An RYK file is a file that has been renamed and encrypted by Ryuk ransomware, which is malware distributed by cybercriminals. It contains a normal file, such as a document or database, that the ransomware is holding hostage. RYK files cannot be decrypted.
In 2018, users first began reporting the existence of Ryuk ransomware. Named after a death god from the manga Death Note, Ryuk is distributed primarily by Russian criminal cartels. The cartels tend to target large organizations that have a large amount of essential data, network entry points, and money.
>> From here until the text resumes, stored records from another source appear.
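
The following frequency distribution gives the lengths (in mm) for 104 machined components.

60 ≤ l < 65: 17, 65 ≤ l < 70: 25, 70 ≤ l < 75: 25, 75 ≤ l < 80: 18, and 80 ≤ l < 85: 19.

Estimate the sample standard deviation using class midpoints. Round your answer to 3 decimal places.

Midpoints: 62.5, 67.5, 72.5, 77.5, 82.5
n = 104, Σfm = 7525, mean = 72.3558
Σfm² = 549150
Σf(m − x̄)² = Σfm² − (Σfm)²/n = 549150 − 7525²/104 = 4672.8365
Sample variance = 4672.8365 / 103 = 45.3673
Standard deviation = √45.3673 = 6.7355

6.736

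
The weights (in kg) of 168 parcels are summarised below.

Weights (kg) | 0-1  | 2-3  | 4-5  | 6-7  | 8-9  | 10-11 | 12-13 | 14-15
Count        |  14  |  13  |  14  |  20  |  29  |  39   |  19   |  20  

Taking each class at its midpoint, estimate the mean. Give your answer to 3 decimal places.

Midpoints: 0.5, 2.5, 4.5, 6.5, 8.5, 10.5, 12.5, 14.5
Σfm = 14×0.5 + 13×2.5 + 14×4.5 + 20×6.5 + 29×8.5 + 39×10.5 + 19×12.5 + 20×14.5 = 1416
n = Σf = 168
Mean = 1416 / 168 = 8.4286

8.429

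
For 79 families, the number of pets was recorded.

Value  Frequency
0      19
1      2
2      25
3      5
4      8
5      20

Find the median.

Cumulative frequencies: 19, 21, 46, 51, 59, 79
n = 79, so the median is the value in position (n+1)/2 = 40.
Position 40 falls at value 2.

2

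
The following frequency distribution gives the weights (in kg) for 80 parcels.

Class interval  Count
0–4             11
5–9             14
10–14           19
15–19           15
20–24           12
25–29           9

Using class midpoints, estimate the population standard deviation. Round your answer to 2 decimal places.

7.72

Midpoints: 2, 7, 12, 17, 22, 27
n = 80, Σfm = 1110, mean = 13.8750
Σfm² = 20170
Σf(m − x̄)² = Σfm² − (Σfm)²/n = 20170 − 1110²/80 = 4768.7500
Population variance = 4768.7500 / 80 = 59.6094
Standard deviation = √59.6094 = 7.7207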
After a user's computer becomes infected by Ryuk, the ransomware targets what it believes to be the user's essential files, as well as any files stored on a network drive. Ryuk encrypts these files and appends them with the .ryk or .rycrypted extension. The ransomware then attempts to delete or disable any backup files and system restore points it can find, to ensure users must pay the ransom to decrypt their files. At that point, the criminals behind Ryuk reach out to the infected user or organization, asking for a ransom paid in Bitcoin. (FileInfo recommends you never pay a ransom to decrypt your files.)
How did my computer get infected by Ryuk ransomware?
Ryuk is most commonly distributed via phishing emails designed to trick recipients into downloading and executing the ransomware. However, in early 2021, a new, self-propagating variant of Ryuk ransomware was discovered. This variant of Ryuk can jump from computer to computer within a network, meaning you may not have downloaded anything suspicious, and your computer may still be compromised.
How to open an RYK file
Because RYK files are encrypted and cannot be decrypted, you cannot open them. Typically, your best option for restoring ransomware-encrypted files to their previous state is to perform a System Restore. However, Ryuk typically disables this option. At this time, there is no solution for restoring RYK files to their previous state.
FileInfo.com recommends you never pay a ransom to decrypt files encrypted by ransomware. Paying a ransom encourages ransomware distributors to continue their efforts, and there is no guarantee that paying a ransom will give you access to your files. Instead, you should restore your data from a recent backup created before the ransomware infected your computer.